How this skill works

The skill orchestrates a pipeline that extracts LOs and examiner comments from past PEX and SAQ sources, cross-references those with recommended textbooks via PDF search, and builds a hypergraph representation of concepts using the hge tool. It validates insights with a researcher agent, evaluates knowledge management against PKM tools (limitless, pieces), and polishes contextual framing with screenapp and other utilities.
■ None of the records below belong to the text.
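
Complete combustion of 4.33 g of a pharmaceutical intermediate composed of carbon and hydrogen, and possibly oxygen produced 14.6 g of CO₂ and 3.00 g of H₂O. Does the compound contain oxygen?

mol C = 14.6 g CO₂ ÷ 44.009 g/mol = 0.3318 mol
mol H = 2 × 3.00 g H₂O ÷ 18.015 g/mol = 0.3331 mol
C and H together account for 4.320 g — essentially the entire 4.33 g sample — so the compound contains no oxygen.

no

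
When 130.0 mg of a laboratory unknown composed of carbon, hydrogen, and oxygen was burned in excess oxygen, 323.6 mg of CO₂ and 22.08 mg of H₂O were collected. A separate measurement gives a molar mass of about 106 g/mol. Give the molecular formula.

mol C = 0.3236 g CO₂ ÷ 44.009 g/mol = 0.0073530 mol
mol H = 2 × 0.02208 g H₂O ÷ 18.015 g/mol = 0.0024513 mol
mass O = 0.1300 − (0.088317 + 0.0024709) = 0.039212 g → mol O = 0.039212 ÷ 15.999 = 0.0024509 mol
Divide by the smallest (0.0024509 mol): C 3.000, H 1.000, O 1.000
Empirical formula: C3HO
Empirical-formula mass = 53.04 g/mol; 106 ÷ 53.04 ≈ 2, so the molecular formula is C6H2O2.

C6H2O2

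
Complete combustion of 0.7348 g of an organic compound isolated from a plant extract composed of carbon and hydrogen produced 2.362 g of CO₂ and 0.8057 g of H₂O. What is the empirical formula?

C3H5

mol C = 2.362 g CO₂ ÷ 44.009 g/mol = 0.053671 mol
mol H = 2 × 0.8057 g H₂O ÷ 18.015 g/mol = 0.089448 mol
Divide by the smallest (0.053671 mol): C 1.000, H 1.667
Multiplying each by 3 gives whole numbers: C 3.00, H 5.00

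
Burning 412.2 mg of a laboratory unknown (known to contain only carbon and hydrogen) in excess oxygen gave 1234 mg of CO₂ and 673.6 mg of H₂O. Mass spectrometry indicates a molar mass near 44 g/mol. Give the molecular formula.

mol C = 1.234 g CO₂ ÷ 44.009 g/mol = 0.028040 mol
mol H = 2 × 0.6736 g H₂O ÷ 18.015 g/mol = 0.074782 mol
Divide by the smallest (0.028040 mol): C 1.000, H 2.667
Multiplying each by 3 gives whole numbers: C 3.00, H 8.00
Empirical formula: C3H8
Empirical-formula mass = 44.10 g/mol; 44 ÷ 44.10 ≈ 1, so the molecular formula is C3H8.

C3H8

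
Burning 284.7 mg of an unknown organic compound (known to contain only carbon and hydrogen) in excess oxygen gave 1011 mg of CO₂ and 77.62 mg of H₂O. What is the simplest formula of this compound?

C8H3

mol C = 1.011 g CO₂ ÷ 44.009 g/mol = 0.022973 mol
mol H = 2 × 0.07762 g H₂O ÷ 18.015 g/mol = 0.0086173 mol
Divide by the smallest (0.0086173 mol): C 2.666, H 1.000
Multiplying each by 3 gives whole numbers: C 8.00, H 3.00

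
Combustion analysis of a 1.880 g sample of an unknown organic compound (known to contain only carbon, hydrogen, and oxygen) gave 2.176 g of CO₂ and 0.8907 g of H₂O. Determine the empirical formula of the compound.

mol C = 2.176 g CO₂ ÷ 44.009 g/mol = 0.049444 mol
mol H = 2 × 0.8907 g H₂O ÷ 18.015 g/mol = 0.098884 mol
mass O = 1.880 − (0.59388 + 0.099675) = 1.1864 g → mol O = 1.1864 ÷ 15.999 = 0.074158 mol
Divide by the smallest (0.049444 mol): C 1.000, H 2.000, O 1.500
Multiplying each by 2 gives whole numbers: C 2.00, H 4.00, O 3.00

C2H4O3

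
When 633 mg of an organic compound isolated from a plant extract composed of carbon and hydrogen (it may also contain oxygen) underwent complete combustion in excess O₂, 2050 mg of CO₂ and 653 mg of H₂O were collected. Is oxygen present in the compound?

no

mol C = 2.05 g CO₂ ÷ 44.009 g/mol = 0.04658 mol
mol H = 2 × 0.653 g H₂O ÷ 18.015 g/mol = 0.07250 mol
C and H together account for 0.6326 g — essentially the entire 0.633 g sample — so the compound contains no oxygen.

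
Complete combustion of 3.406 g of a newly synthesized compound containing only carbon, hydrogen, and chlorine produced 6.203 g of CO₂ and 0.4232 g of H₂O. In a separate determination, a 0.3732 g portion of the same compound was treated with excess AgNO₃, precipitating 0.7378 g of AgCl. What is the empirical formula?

C3HCl

mol C = 6.203 g CO₂ ÷ 44.009 g/mol = 0.14095 mol
mol H = 2 × 0.4232 g H₂O ÷ 18.015 g/mol = 0.046983 mol
From the AgCl data: mol Cl per gram of compound = (0.7378 ÷ 143.318) ÷ 0.3732 = 0.013794 mol/g, so in the 3.406 g combustion sample mol Cl = 0.046983 mol
Divide by the smallest (0.046983 mol): C 3.000, H 1.000, Cl 1.000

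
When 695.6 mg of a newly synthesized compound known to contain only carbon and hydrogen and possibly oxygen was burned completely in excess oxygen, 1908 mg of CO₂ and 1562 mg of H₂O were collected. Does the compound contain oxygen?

mol C = 1.908 g CO₂ ÷ 44.009 g/mol = 0.043355 mol
mol H = 2 × 1.562 g H₂O ÷ 18.015 g/mol = 0.17341 mol
C and H together account for 0.69553 g — essentially the entire 0.6956 g sample — so the compound contains no oxygen.

no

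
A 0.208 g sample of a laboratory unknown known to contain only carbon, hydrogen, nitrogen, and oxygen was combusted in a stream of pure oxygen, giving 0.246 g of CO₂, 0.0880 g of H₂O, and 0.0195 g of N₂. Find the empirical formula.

mol C = 0.246 g CO₂ ÷ 44.009 g/mol = 0.005590 mol
mol H = 2 × 0.0880 g H₂O ÷ 18.015 g/mol = 0.009770 mol
mol N = 2 × 0.0195 g N₂ ÷ 28.014 g/mol = 0.001392 mol
mass O = 0.208 − (0.06714 + 0.009848 + 0.01950) = 0.1115 g → mol O = 0.1115 ÷ 15.999 = 0.006970 mol
Divide by the smallest (0.001392 mol): C 4.015, H 7.018, N 1.000, O 5.007

C4H7NO5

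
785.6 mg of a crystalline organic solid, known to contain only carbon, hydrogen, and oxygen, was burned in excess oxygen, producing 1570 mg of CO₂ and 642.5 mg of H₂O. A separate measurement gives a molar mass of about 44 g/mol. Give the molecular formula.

C2H4O

mol C = 1.570 g CO₂ ÷ 44.009 g/mol = 0.035675 mol
mol H = 2 × 0.6425 g H₂O ÷ 18.015 g/mol = 0.071329 mol
mass O = 0.7856 − (0.42849 + 0.071900) = 0.28521 g → mol O = 0.28521 ÷ 15.999 = 0.017827 mol
Divide by the smallest (0.017827 mol): C 2.001, H 4.001, O 1.000
Empirical formula: C2H4O
Empirical-formula mass = 44.05 g/mol; 44 ÷ 44.05 ≈ 1, so the molecular formula is C2H4O.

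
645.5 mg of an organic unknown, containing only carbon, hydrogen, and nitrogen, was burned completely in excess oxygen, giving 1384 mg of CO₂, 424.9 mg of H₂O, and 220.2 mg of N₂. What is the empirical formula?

C2H3N

mol C = 1.384 g CO₂ ÷ 44.009 g/mol = 0.031448 mol
mol H = 2 × 0.4249 g H₂O ÷ 18.015 g/mol = 0.047172 mol
mol N = 2 × 0.2202 g N₂ ÷ 28.014 g/mol = 0.015721 mol
Divide by the smallest (0.015721 mol): C 2.000, H 3.001, N 1.000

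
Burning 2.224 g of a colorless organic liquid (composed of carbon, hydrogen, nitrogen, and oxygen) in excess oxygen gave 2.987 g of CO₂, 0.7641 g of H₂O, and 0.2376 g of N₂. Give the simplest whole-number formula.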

Finally it applies abductive critique and refactoring loops to recursively optimise the generated LO skills and integrate quantitative physiology and telos-style framing.

When to use it

  • Creating comprehensive PEX LO sets for CICM or ANZCA exam preparation
  • Automating cross-referencing between past SAQs, examiner comments, and textbooks
  • Building modular, testable LO skills that embed quantitative physiology and teleological framing
  • Validating and documenting learning objectives against PKM and research evidence
  • Iteratively refining LO skills with automated critique and refactoring agents

Best practices

  • Structure the pipeline as independent, testable modules with clear interfaces
  • Use environment-driven configuration and dependency injection for CLI integrations
  • Persist intermediate artifacts (LOs, hypergraphs, mappings) for reproducibility and auditability
  • Write unit and integration tests for each extraction, cross-reference, and validation step
  • Log actionable errors and include contextual metadata for traceability
  • Run recursive critique and refactoring cycles with defined stop criteria to avoid endless loops

Example use cases

  • Generate a validated LO map for hypotension management with linked textbook pages and past SAQs
  • Produce a hypergraph showing concept dependencies across physiology, pharmacology, and clinical scenarios for a PEX topic
  • Create modular LO skill packages that include quantitative parameter checks from the qp skill and telos framing for examiner-style answers
  • Automate extraction of examiner comments from past SAQs and map them to targeted remediation resources
  • Run an iterative optimisation pass that improves LO clarity and alignment with exam patterns based on researcher validation

FAQ

What inputs are required?

Primary inputs are PEX and SAQ archives, recommended textbook PDFs, and access credentials/config for the integrated CLIs and metaskills.

How is quality assured?

Quality comes from multi-stage validation: cross-referencing with source materials, researcher validation, PKM alignment checks, and automated critique/refactoring cycles.